The Orchestra, itself, along with the chorus, were giving a fine and moving rendition of the old Volgan war song, translated into Spanish as La Guerra Sagrada, the Sacred War:

“…let your noble wrath

Boil over like a wave.

This is the people’s war

This is a sacred war.”

“Nice touch, really,” Fosa said.  “Nice, too, that several months of otherwise carefree maintenance have our ships so ready.
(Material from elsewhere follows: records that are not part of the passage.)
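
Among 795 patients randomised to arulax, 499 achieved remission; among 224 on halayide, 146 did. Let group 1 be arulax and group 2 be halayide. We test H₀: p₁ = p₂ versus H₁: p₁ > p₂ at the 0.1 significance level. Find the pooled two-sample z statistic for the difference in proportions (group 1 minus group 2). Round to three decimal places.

z = -0.661

p̂₁ = 499/795 ≈ 0.627673, p̂₂ = 146/224 ≈ 0.651786.
Pooled p̂ = (499+146)/(795+224) = 645/1019 = 0.632974.
SE = √(p̂(1−p̂)(1/n₁+1/n₂)) = √(0.632974·0.367026·0.00572215) = √(0.00132936) = 0.036460.
z = (0.627673 − 0.651786)/0.036460 = -0.024113/0.036460 = -0.661.
p-value = P(Z > -0.661) ≈ 0.7458; since p > α = 0.1, fail to reject H₀.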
By the way, is the tightbeam calibrated?”

“Yes, sir,” said Ramirez, “both the main one and the ones for the Crickets and drones.”

“Good, I was beginning to worry.”

As he spoke, two columns of ships, with two frigates and four corvettes in each column, began to steam out of the port.  Both of the capital ships, the Dos Lindas and the heavy cruiser Tadeo Kurita, had already been pushed into formation by the tugs of the port.  A fifth frigate, an anti-aircraft ship rather than an anti-submarine ship, like the other four, was on station between them. 

Not that the two capital ships didn’t have impressive – possibly illegal, but definitely impressive – anti-aircraft capability of their own, with, between them, five powerful anti-aircraft lasers, two of them mounted high.  Still, the frigate’s long-range missiles, for days when the weather prevented getting much use from the lasers, were very comforting.

The crew for those lasers scanned the sky continuously for any approaching enemy aircraft, as did the radar, and several dozen men with very powerful binoculars, standing watch on all the ships. 

Meanwhile, the carrier’s handful of helicopters supplemented the ASW squadrons, dipping and listening, or taking more active measures, for sign of enemy submarines.  Continuous sorties of reconnaissance and strike aircraft – modified crop dusters, basically – leapt from the deck to track, attack, and slow down Marciano’s retreat to the corner of Santa Josefina defined by the border with neighboring Cordoba, Lago de Cordoba, and the Mar Furioso.  Most of the crop dusters – Turbo-Finches – carried as much as two metric tons or ordinance, generally a mix of machine guns, rockets, and bombs, however there were eleven product improved versions – called “Gabriels” – that carried twice that, at rather greater speed.